Dave, Mike and Katherine leave for their trip, in which Dave tries to shoot Katherine with a hunting rifle to get revenge on Mike, but Edie texts him just as he pulls the trigger, distracting him. Dave returns home to a confrontation with Edie, who tells him she intends to warn Mike. Dave strangles Edie until she falls to the floor but stops before he kills her. Frightened, Edie flees their home but is electrocuted after a car accident and dies.

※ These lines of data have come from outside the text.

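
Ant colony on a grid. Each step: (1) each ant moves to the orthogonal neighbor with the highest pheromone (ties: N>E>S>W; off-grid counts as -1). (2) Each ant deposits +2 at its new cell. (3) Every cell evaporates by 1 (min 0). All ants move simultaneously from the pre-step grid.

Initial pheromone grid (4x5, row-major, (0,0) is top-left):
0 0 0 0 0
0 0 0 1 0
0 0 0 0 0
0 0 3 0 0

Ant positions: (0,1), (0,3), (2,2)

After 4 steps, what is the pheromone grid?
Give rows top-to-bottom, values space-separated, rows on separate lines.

After step 1: ants at (0,2),(1,3),(3,2)
  0 0 1 0 0
  0 0 0 2 0
  0 0 0 0 0
  0 0 4 0 0
After step 2: ants at (0,3),(0,3),(2,2)
  0 0 0 3 0
  0 0 0 1 0
  0 0 1 0 0
  0 0 3 0 0
After step 3: ants at (1,3),(1,3),(3,2)
  0 0 0 2 0
  0 0 0 4 0
  0 0 0 0 0
  0 0 4 0 0
After step 4: ants at (0,3),(0,3),(2,2)
  0 0 0 5 0
  0 0 0 3 0
  0 0 1 0 0
  0 0 3 0 0

0 0 0 5 0
0 0 0 3 0
0 0 1 0 0
0 0 3 0 0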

Susan checks in on Dave after Edie's death. Still unaware of Dave's true identity, she confides that she was the one driving the car during the accident. Dave turns his rage to Susan and decides to kill Mike, and Susan's son, M.J. Delfino, in revenge. He plans a fishing trip with Susan and M.J. and records a video for Mike, stating that he did not want to kill M.J. but that he had to. Mike accidentally watches the tape before his honeymoon, and phones Susan and reveals Dave's true identity. Meanwhile, the police have since identified the body of Dr. Heller and realize Dave's involvement. Dave arranges to meet Mike at the intersection where the accident had happened, so that Mike will hit Dave's car with M.J. and Dave himself inside. However, Dave changes his mind in the last minute after he hallucinates that it is his daughter in the backseat and tells M.J. to get out. Dave awakens, as he imagines saving his family the night of the crash by telling them to stay home. As the camera zooms out, Dave is seen in a secure room at Boston Ridgegate Mental Facility.

==Reception==
The character of Dave Williams received mixed reviews. Matt Roush of TV Guide described Neal McDonough as "smoothly sinister" and his character as "mysterious and manipulative". Ken Tucker of Entertainment Weekly praised the casting of McDonough, stating that his "ice-blue eyes always look cyborg-ish — perfectly apt for his character". While reviewing the Red Hot Edition of the fifth season's DVD, Aaron Wallace from DVDizzy called the writers "storytelling savants", noting that revealing pieces of the truth helped to head off "the frustration that an ungratified audience can feel when questions abound but answers elude". In a review of the fifth season premiere, Tanner Stransky of Entertainment Weekly described McDonough as "always-creepy" and noted the power Dave holds over Edie.

Stransky later reviewed the season finale and opined that Dave's plan was all about making Susan suffer, but himself too, as he felt responsible for letting his wife and daughter to go out the night they died. According to Stransky, this twist made "this somewhat bloated and too-long-gestating storyline more layered and dynamic."